The Sower (1888) is one of the best-known paintings in the exhibition. Painted after Millet, it is a work that ennobles the peasant's humble toil. The younger artist sought to identify himself with the ordinary working man, for whom, since he believed fervently in "art for the people", he himself laboured. "It has always been so much my desire to paint for those who don't know the artistic side of a painting," he wrote in a letter from 1889.
The Sower is also inspired by Japanese woodblock prints, for, like many contemporary Parisian artists, Van Gogh was deeply influenced by that country's art. Moreover, his decision to travel to Arles was not only for reasons of health, but because he believed that the light and the landscape of Provence might somehow resemble the light and landscape of Japan-a fictional, Western view of Japan that he'd often read about, since he had never actually been there. And for a depressive Dutchman, the idea of the light and warmth of southern France would have been exotic.

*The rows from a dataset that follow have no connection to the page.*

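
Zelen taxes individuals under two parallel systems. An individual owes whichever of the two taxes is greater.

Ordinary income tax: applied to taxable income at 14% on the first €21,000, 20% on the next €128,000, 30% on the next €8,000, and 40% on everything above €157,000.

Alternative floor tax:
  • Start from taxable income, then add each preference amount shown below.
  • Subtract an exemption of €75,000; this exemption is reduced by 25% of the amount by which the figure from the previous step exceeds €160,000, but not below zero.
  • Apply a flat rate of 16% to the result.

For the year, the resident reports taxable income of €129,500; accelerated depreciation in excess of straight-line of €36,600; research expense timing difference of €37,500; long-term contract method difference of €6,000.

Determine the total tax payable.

Ordinary income tax:
  €21,000 × 14% = €2,940
  €108,500 × 20% = €21,700
  → €24,640

Alternative floor tax:
  Adjusted income: €129,500 + €36,600 + €37,500 + €6,000 = €209,600
  Exemption: €75,000 − 25% × (€209,600 − €160,000) = €75,000 − €12,400 = €62,600
  Base: €209,600 − €62,600 = €147,000
  €147,000 × 16% = €23,520

€24,640 > €23,520, so the ordinary income tax governs.

€24,640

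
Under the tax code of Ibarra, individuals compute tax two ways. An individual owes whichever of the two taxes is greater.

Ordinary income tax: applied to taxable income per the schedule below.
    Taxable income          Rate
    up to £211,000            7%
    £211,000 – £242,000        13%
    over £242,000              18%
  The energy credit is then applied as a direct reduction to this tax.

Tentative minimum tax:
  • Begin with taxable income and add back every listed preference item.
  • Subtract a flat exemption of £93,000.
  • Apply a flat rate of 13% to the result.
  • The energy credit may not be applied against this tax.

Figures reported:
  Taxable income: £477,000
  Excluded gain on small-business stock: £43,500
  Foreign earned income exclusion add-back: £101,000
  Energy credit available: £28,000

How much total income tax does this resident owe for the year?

Tentative minimum tax:
  Adjusted income: £477,000 + £43,500 + £101,000 = £621,500
  Less exemption £93,000 → base £528,500
  £528,500 × 13% = £68,705

Ordinary income tax:
  £211,000 × 7% = £14,770
  £31,000 × 13% = £4,030
  £235,000 × 18% = £42,300
  → £61,100
  Less energy credit £28,000 → £33,100

£68,705 > £33,100, so the tentative minimum tax is the binding amount.

£68,705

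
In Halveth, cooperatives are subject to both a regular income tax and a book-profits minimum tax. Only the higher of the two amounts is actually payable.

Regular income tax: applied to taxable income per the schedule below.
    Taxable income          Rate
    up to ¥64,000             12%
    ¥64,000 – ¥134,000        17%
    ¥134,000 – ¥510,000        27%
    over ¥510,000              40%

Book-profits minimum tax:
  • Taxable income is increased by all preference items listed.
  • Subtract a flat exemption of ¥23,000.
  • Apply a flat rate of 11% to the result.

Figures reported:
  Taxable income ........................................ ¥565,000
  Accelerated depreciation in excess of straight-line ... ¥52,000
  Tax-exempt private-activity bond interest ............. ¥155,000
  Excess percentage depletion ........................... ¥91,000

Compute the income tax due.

¥143,100

Book-profits minimum tax:
  Adjusted income: ¥565,000 + ¥52,000 + ¥155,000 + ¥91,000 = ¥863,000
  Less exemption ¥23,000 → base ¥840,000
  ¥840,000 × 11% = ¥92,400

Regular income tax:
  ¥64,000 × 12% = ¥7,680
  ¥70,000 × 17% = ¥11,900
  ¥376,000 × 27% = ¥101,520
  ¥55,000 × 40% = ¥22,000
  → ¥143,100

¥143,100 > ¥92,400, so the regular income tax governs.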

In another letter-sketch sent to Théo, written while Van Gogh was convalescing in the asylum at St Remy, we see a reference to one of his series of intensely alive, monumental cypresses, whose swirling forms suggest the strong mistral winds of southern France. "The cypress is beautiful as regards lines and proportions, like an Egyptian obelisk. And the green has such a distinguished quality."

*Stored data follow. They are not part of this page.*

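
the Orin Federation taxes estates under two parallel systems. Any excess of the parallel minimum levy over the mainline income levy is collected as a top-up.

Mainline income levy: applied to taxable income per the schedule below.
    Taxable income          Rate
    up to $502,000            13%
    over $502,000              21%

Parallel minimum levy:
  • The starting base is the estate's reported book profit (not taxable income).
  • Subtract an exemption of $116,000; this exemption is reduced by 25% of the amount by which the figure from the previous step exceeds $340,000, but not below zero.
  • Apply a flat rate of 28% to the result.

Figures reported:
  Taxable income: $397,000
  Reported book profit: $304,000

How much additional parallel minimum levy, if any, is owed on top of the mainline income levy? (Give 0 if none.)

$1,030

Mainline income levy:
  $397,000 × 13% = $51,610

Parallel minimum levy:
  Base (reported book profit): $304,000
  Exemption: $304,000 ≤ $340,000, so full $116,000 applies
  Base: $304,000 − $116,000 = $188,000
  $188,000 × 28% = $52,640

Excess of parallel minimum levy over mainline income levy: $52,640 − $51,610 = $1,030.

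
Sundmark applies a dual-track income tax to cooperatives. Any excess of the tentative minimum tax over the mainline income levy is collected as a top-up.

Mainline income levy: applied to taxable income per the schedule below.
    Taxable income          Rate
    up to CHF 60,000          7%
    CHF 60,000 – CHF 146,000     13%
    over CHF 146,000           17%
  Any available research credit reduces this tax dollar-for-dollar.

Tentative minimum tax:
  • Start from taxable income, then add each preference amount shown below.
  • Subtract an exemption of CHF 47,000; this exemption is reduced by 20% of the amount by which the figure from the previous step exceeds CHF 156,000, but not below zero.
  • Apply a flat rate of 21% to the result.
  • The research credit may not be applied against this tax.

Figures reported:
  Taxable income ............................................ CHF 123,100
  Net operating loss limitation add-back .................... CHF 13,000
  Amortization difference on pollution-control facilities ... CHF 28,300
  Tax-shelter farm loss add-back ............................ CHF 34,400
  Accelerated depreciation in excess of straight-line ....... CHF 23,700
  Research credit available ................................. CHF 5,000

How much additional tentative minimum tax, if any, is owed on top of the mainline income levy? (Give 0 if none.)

CHF 32,245

Tentative minimum tax:
  Adjusted income: CHF 123,100 + CHF 13,000 + CHF 28,300 + CHF 34,400 + CHF 23,700 = CHF 222,500
  Exemption: CHF 47,000 − 20% × (CHF 222,500 − CHF 156,000) = CHF 47,000 − CHF 13,300 = CHF 33,700
  Base: CHF 222,500 − CHF 33,700 = CHF 188,800
  CHF 188,800 × 21% = CHF 39,648

Mainline income levy:
  CHF 60,000 × 7% = CHF 4,200
  CHF 63,100 × 13% = CHF 8,203
  → CHF 12,403
  Less research credit CHF 5,000 → CHF 7,403

Excess of tentative minimum tax over mainline income levy: CHF 39,648 − CHF 7,403 = CHF 32,245.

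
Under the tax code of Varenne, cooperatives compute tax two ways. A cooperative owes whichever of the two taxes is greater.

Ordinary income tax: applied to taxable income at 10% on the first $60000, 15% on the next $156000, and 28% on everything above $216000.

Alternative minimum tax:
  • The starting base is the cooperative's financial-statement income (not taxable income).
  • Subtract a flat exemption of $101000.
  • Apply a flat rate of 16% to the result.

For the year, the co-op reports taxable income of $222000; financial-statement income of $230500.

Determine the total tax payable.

Ordinary income tax:
  $60000 × 10% = $6000
  $156000 × 15% = $23400
  $6000 × 28% = $1680
  → $31080

Alternative minimum tax:
  Base (financial-statement income): $230500
  Less exemption $101000 → base $129500
  $129500 × 16% = $20720

$31080 > $20720, so the ordinary income tax governs.

$31080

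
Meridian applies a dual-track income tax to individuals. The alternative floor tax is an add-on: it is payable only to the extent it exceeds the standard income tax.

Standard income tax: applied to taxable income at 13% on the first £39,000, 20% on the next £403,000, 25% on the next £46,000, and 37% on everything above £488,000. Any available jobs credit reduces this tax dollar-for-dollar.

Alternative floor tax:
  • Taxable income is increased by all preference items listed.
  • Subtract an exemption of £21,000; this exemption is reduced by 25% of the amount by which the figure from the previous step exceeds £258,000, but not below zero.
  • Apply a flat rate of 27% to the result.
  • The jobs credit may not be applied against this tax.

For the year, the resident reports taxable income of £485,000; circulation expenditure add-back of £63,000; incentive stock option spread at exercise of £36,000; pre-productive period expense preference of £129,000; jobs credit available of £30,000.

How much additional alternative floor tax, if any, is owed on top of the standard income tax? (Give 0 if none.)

£126,090

Standard income tax:
  £39,000 × 13% = £5,070
  £403,000 × 20% = £80,600
  £43,000 × 25% = £10,750
  → £96,420
  Less jobs credit £30,000 → £66,420

Alternative floor tax:
  Adjusted income: £485,000 + £63,000 + £36,000 + £129,000 = £713,000
  Exemption: 25% × (£713,000 − £258,000) = £113,750 ≥ £21,000, so the exemption is fully phased out
  Base: £713,000 − £0 = £713,000
  £713,000 × 27% = £192,510

Excess of alternative floor tax over standard income tax: £192,510 − £66,420 = £126,090.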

The RA's exhibition is the first major survey of Van Gogh's work in the UK since 1968. It comes on the back of the Van Gogh Museum's recently published re-translations of the letters in a six-volume edition from Thames & Hudson: annotations and footnotes are extensive (though even more so in the online version), previous expurgations have been reinstated and when a letter refers to a painting, sketch or lithograph the relevant image is illustrated next to the letter.

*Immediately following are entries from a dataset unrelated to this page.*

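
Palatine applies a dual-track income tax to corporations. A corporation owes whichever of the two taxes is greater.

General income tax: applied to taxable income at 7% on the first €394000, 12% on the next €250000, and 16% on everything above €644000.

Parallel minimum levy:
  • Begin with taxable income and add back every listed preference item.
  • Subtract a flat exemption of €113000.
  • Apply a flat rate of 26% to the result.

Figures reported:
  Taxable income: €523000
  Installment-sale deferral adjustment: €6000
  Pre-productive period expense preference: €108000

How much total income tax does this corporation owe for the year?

€136240

Parallel minimum levy:
  Adjusted income: €523000 + €6000 + €108000 = €637000
  Less exemption €113000 → base €524000
  €524000 × 26% = €136240

General income tax:
  €394000 × 7% = €27580
  €129000 × 12% = €15480
  → €43060

€136240 > €43060, so the parallel minimum levy is the binding amount.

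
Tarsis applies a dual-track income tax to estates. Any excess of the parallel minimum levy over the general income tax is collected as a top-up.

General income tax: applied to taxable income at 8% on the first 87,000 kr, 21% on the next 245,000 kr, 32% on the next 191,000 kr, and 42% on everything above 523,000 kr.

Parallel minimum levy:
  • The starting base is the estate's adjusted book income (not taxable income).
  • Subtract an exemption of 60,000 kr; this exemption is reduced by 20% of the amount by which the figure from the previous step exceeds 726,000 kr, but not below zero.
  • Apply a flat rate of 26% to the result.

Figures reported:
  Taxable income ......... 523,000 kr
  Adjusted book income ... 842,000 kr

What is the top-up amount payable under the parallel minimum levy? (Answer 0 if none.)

89,822 kr

General income tax:
  87,000 kr × 8% = 6,960 kr
  245,000 kr × 21% = 51,450 kr
  191,000 kr × 32% = 61,120 kr
  → 119,530 kr

Parallel minimum levy:
  Base (adjusted book income): 842,000 kr
  Exemption: 60,000 kr − 20% × (842,000 kr − 726,000 kr) = 60,000 kr − 23,200 kr = 36,800 kr
  Base: 842,000 kr − 36,800 kr = 805,200 kr
  805,200 kr × 26% = 209,352 kr

Excess of parallel minimum levy over general income tax: 209,352 kr − 119,530 kr = 89,822 kr.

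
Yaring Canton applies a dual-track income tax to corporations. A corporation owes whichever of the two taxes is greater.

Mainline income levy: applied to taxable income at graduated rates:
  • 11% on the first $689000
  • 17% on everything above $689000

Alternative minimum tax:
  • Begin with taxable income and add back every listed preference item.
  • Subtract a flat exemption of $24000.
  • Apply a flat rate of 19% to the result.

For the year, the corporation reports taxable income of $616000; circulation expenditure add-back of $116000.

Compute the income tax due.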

Throughout the exhibition, it becomes clear that words are as important to Van Gogh as images. He was a naturally gifted writer, and the letters were a useful way of working out many of his artistic ideas. But the letters were also often his only means of successful communication with other people. Face to face, Van Gogh was hard work, and even his loyal brother despaired of long stretches in his exhausting company. When they lived together in Paris, Théo complained that after coming home from work, Vincent would talk incessantly about Impressionism, hardly drawing breath. He would even draw up a chair beside his brother's bed and attempt to carry on the monologue through the night.